CALAIS, Maine — A $1 billion liquefied natural gas terminal proposed for the city scaled a major hurdle Monday night but then immediately hit a major roadblock.
After a three-hour public hearing before the Calais Planning Board on Monday, Calais LNG’s proposed site plan for the facility was given unanimous approval.
But within hours, the company’s attorney sent a letter to the Maine Bureau of Environmental Protection seeking postponement of a series of public hearings scheduled to begin next Monday.
“We do not make this request lightly,” Calais LNG attorney David B. Van Slyke said Tuesday afternoon.
Van Slyke said that Calais LNG is unable to provide relevant information required in its permit request to BEP in time for next week’s hearings and “that may be perceived as a procedural flaw in this process.”
The information BEP is requesting is complex, Van Slyke said, and includes several reports that have not been completed.
These include a second-level soil report on the gas pipeline route; data sheets and analysis on areas similar to vernal pools; and policies for dealing with the Maine Department of Marine Patrol and various fisheries, he said.
Rather than chance continuing with the hearings and triggering the possibility of motions for additional hearings or appeals to Superior Court, Van Slyke asked that the hearings be postponed until after Sept. 1.
He said the BEP is giving intervenors and other parties time to respond to the request for postponement and will make a decision today.
The Canadian government and other critics of the project have opposed the passage of LNG tankers through the waters of Passamaquoddy Bay due to the navigational, environmental and public safety risks associated with the transit of these tankers.
Earlier in the day Tuesday, Calais LNG project marketing manager Ian Emery expressed his pleasure with the Planning Board’s decision the night before.
“The people of Calais have sent a message to Maine and the rest of the United States and around the world that the city of Calais is open for LNG business,” Emery said. “We look forward to putting as many people as possible from Washington County to work.”
The Calais LNG project, estimated to cost between $800 million and $1 billion, is proposed for the Red Beach section of Calais, south of the city on a 330-acre site that features 2,800 feet of shoreline along the deep-water banks of the St. Croix River and Passamaquoddy Bay.
“This is unprecedented,” Emery said of the scope of the proposed project.
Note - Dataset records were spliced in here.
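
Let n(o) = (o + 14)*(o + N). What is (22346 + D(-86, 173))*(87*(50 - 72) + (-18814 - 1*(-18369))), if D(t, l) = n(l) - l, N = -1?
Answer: -128180983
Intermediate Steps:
n(o) = (-1 + o)*(14 + o) (n(o) = (o + 14)*(o - 1) = (14 + o)*(-1 + o) = (-1 + o)*(14 + o))
D(t, l) = -14 + l² + 12*l (D(t, l) = (-14 + l² + 13*l) - l = -14 + l² + 12*l)
(22346 + D(-86, 173))*(87*(50 - 72) + (-18814 - 1*(-18369))) = (22346 + (-14 + 173² + 12*173))*(87*(50 - 72) + (-18814 - 1*(-18369))) = (22346 + (-14 + 29929 + 2076))*(87*(-22) + (-18814 + 18369)) = (22346 + 31991)*(-1914 - 445) = 54337*(-2359) = -128180983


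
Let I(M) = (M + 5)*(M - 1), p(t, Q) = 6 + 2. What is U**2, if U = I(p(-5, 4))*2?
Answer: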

The series of public hearings by the BEP on the project were set to begin Monday, July 19, and continue throughout the week. A number of parties have already submitted written testimony, including the towns of Baileyville and Cutler. Both communities have submitted letters in support of the Calais LNG terminal.
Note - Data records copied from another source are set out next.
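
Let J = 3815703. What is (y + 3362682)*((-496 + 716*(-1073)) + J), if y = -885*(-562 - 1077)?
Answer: 14665517653983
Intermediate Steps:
y = 1450515 (y = -885*(-1639) = 1450515)
(y + 3362682)*((-496 + 716*(-1073)) + J) = (1450515 + 3362682)*((-496 + 716*(-1073)) + 3815703) = 4813197*((-496 - 768268) + 3815703) = 4813197*(-768764 + 3815703) = 4813197*3046939 = 14665517653983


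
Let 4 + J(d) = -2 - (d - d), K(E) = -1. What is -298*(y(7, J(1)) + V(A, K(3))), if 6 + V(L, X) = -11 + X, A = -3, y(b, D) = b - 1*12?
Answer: 6854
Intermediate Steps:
J(d) = -6 (J(d) = -4 + (-2 - (d - d)) = -4 + (-2 - 1*0) = -4 + (-2 + 0) = -4 - 2 = -6)
y(b, D) = -12 + b (y(b, D) = b - 12 = -12 + b)
V(L, X) = -17 + X (V(L, X) = -6 + (-11 + X) = -17 + X)
-298*(y(7, J(1)) + V(A, K(3))) = -298*((-12 + 7) + (-17 - 1)) = -298*(-5 - 18) = -298*(-23) = 6854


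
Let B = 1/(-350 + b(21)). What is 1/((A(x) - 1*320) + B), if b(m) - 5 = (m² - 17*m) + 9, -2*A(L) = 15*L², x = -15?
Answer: -252/505891 ≈ -0.00049813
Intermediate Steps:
A(L) = -15*L²/2
b(m) = 14 + m² - 17*m (b(m) = 5 + ((m² - 17*m) + 9) = 5 + (9 + m² - 17*m) = 14 + m² - 17*m)
B = -1/252 (B = 1/(-350 + (14 + 21² - 17*21)) = 1/(-350 + (14 + 441 - 357)) = 1/(-350 + 98) = 1/(-252) = -1/252 ≈ -0.0039683)
1/((A(x) - 1*320) + B) = 1/((-15/2*(-15)² - 1*320) - 1/252) = 1/((-15/2*225 - 320) - 1/252) = 1/((-3375/2 - 320) - 1/252) = 1/(-4015/2 - 1/252) = 1/(-505891/252) = -252/505891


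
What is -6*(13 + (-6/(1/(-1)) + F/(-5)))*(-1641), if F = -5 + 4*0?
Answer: 196920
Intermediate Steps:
F = -5 (F = -5 + 0 = -5)
-6*(13 + (-6/(1/(-1)) + F/(-5)))*(-1641) = -6*(13 + (-6/(1/(-1)) - 5/(-5)))*(-1641) = -6*(13 + (-6/(-1) - 5*(-⅕)))*(-1641) = -6*(13 + (-6*(-1) + 1))*(-1641) = -6*(13 + (6 + 1))*(-1641) = -6*(13 + 7)*(-1641) = -6*20*(-1641) = -120*(-1641) = 196920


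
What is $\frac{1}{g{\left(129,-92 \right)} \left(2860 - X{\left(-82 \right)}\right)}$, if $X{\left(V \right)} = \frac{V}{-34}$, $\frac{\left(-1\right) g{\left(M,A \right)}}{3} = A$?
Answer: $\frac{17}{13407804} \approx 1.2679 \cdot 10^{-6}$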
Van Slyke said he believed all submitted material would become part of the BEP permanent record.
Emery also said Tuesday that he has made initial contact with the city of Eastport about locating berths there for Calais LNG’s four tugboats. “These will be 94-foot boats, each with a crew of eight,” he said.
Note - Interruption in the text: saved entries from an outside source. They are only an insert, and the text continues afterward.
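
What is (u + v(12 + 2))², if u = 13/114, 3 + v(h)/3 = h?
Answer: 14250625/12996 ≈ 1096.5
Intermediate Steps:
v(h) = -9 + 3*h
u = 13/114 (u = 13*(1/114) = 13/114 ≈ 0.11404)
(u + v(12 + 2))² = (13/114 + (-9 + 3*(12 + 2)))² = (13/114 + (-9 + 3*14))² = (13/114 + (-9 + 42))² = (13/114 + 33)² = (3775/114)² = 14250625/12996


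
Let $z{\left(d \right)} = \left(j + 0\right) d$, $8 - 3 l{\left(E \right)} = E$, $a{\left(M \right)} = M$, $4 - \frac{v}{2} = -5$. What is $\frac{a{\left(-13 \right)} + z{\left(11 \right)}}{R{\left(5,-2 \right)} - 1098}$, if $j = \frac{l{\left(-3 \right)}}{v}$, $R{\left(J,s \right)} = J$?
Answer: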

Emery said he is hoping that the city of Eastport will look at the tugboat berths as an economic opportunity and help with their construction costs.
“We are hoping to form a strategic relationship [with Eastport],” Emery said.
The project is also in the midst of the permitting process with the Federal Energy Regulatory Commission. In late January 2010, Calais LNG filed its permits with the Maine Department of Environmental Protection.
Once all the required permits for the Calais terminal have been obtained, Emery said the company can move forward with construction, which he believes will create about 1,000 jobs. He said it will take 38 to 45 months to construct the terminal. Heavy equipment operators, electricians, pipe fitters, cement experts, welders and other construction workers will be needed.
Once the permits are in place, Emery said a request for proposals will be released, and he expects a dozen or so major construction companies will vie for the general contractor’s slot. The general contractor then will subcontract out to contract workers and other companies.